Dari sisi investasi, AS juga termasuk lima besar negara asal PMA ke Indonesia dengan realisasi US$0,8 miliar di kuartal III-2025. Tahun lalu, total investasi AS mencapai US$3,7 miliar. Pulihnya stabilitas fiskal di AS bisa meningkatkan kembali keyakinan investor Amerika untuk menanam modal di sektor manufaktur, energi, dan teknologi di Indonesia.
3. Arus Modal ke Pasar Keuangan Indonesia
Meredanya ketidakpastian fiskal AS memberi kejelasan baru bagi pasar global. Dengan kondisi yang lebih stabil, investor institusional berpotensi mengalihkan dana ke aset berisiko di negara berkembang, termasuk Indonesia. Jika imbal hasil obligasi AS turun dan volatilitas global mereda, pasar saham dan obligasi RI bisa kembali kebanjiran modal asing.
Singkatnya, berakhirnya shutdown AS bukan hanya kabar baik bagi Washington, tapi juga membuka peluang penguatan rupiah, ekspor, dan investasi di tanah air.
China Industrial Production YoY & China Retail Sales YoY
Hari ini, dua data penting akan diisi oleh rilis data borongan dari China, yang pertama adalah Produksi Industri (Industrial Production) untuk Oktober.
Data ini mencerminkan kesehatan sektor manufaktur dan pabrik di China. Pada periode September, data ini tampil sangat kuat di 6,5% YoY, jauh melampaui konsensus 5,0%. Namun, konsensus pasar untuk Oktober memperkirakan adanya moderasi atau perlambatan ke level 5,6% YoY.
Produksi Industri adalah potret sisi supply (penawaran) dari ekonomi China. Data yang kuat di September menunjukkan bahwa stimulus yang digelontorkan Beijing ke sektor manufaktur mulai berjalan. Bagi Indonesia, data ini sangat vital.

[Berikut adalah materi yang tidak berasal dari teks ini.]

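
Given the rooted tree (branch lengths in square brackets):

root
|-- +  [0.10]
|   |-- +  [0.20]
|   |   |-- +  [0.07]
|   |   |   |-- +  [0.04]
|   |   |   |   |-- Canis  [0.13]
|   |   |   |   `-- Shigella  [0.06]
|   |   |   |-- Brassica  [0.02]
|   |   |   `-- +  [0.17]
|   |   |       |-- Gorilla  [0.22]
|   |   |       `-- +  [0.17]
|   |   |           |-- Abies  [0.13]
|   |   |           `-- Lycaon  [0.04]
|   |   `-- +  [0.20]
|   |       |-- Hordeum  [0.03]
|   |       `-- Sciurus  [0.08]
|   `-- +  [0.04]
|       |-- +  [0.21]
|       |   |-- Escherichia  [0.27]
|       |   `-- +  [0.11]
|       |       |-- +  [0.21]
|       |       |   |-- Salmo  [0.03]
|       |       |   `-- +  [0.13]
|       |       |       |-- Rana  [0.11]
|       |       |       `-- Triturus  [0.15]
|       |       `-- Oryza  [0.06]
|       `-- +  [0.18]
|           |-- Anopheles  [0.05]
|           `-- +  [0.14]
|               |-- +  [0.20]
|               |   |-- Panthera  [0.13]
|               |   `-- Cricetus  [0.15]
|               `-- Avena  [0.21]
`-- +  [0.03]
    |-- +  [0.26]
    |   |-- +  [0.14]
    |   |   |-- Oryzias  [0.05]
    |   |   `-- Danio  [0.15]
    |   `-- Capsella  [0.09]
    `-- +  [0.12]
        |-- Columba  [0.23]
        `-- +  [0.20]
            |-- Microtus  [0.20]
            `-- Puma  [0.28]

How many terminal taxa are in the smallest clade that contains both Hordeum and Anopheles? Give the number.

The MRCA of Hordeum and Anopheles is the node subtending ((((Canis,Shigella),Brassica,(Gorilla,(Abies,Lycaon))),(Hordeum,Sciurus)),((Escherichia,((Salmo,(Rana,Triturus)),Oryza)),(Anopheles,((Panthera,Cricetus),Avena)))).
That clade contains 17 terminal taxa: Abies, Anopheles, Avena, Brassica, Canis, Cricetus, Escherichia, Gorilla, Hordeum, Lycaon, Oryza, Panthera, Rana, Salmo, Sciurus, Shigella, Triturus.

17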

Jika Produksi Industri Oktober berhasil mengalahkan ekspektasi (misalnya, tetap di atas 6,0%), ini adalah kabar baik. Ini berarti permintaan dari pabrik-pabrik China terhadap bahan baku mentah akan tetap kencang. Ini adalah katalis positif langsung bagi emiten-emiten komoditas andalan Indonesia di IHSG, seperti batu bara, nikel, dan logam dasar lainnya. Namun, jika data ini meleset dari perkiraan, harga komoditas berisiko terkoreksi.
Data kedua dari China adalah Penjualan Ritel (Retail Sales), yang akan dirilis bersamaan. Ini adalah kebalikan dari Produksi Industri; data ini mengukur sisi demand (permintaan) alias konsumsi domestik masyarakat China.
Sementara produksi industrinya kuat, penjualan ritel September tumbuh sangat loyo di 3,0% YoY, menandai pertumbuhan terlemah sejak November 2024. Ini menunjukkan konsumen China masih menahan belanja dan lebih memilih menabung.
Inilah tantangan ekonomi China saat ini yaitu ketidakseimbangan antara supply yang kuat dan demand yang lemah. Pelaku pasar akan mengamati apakah konsumen China mulai membaik di bulan Oktober.
Pemangkasan Suku Bunga The Fed Menjauh?
Chairman The Federal Reserve (The Fed) Jerome Powell pada rapat bulan lalu mengatakan bahwa pemangkasan suku bunga Desember belum menjadi sesuatu yang pasti.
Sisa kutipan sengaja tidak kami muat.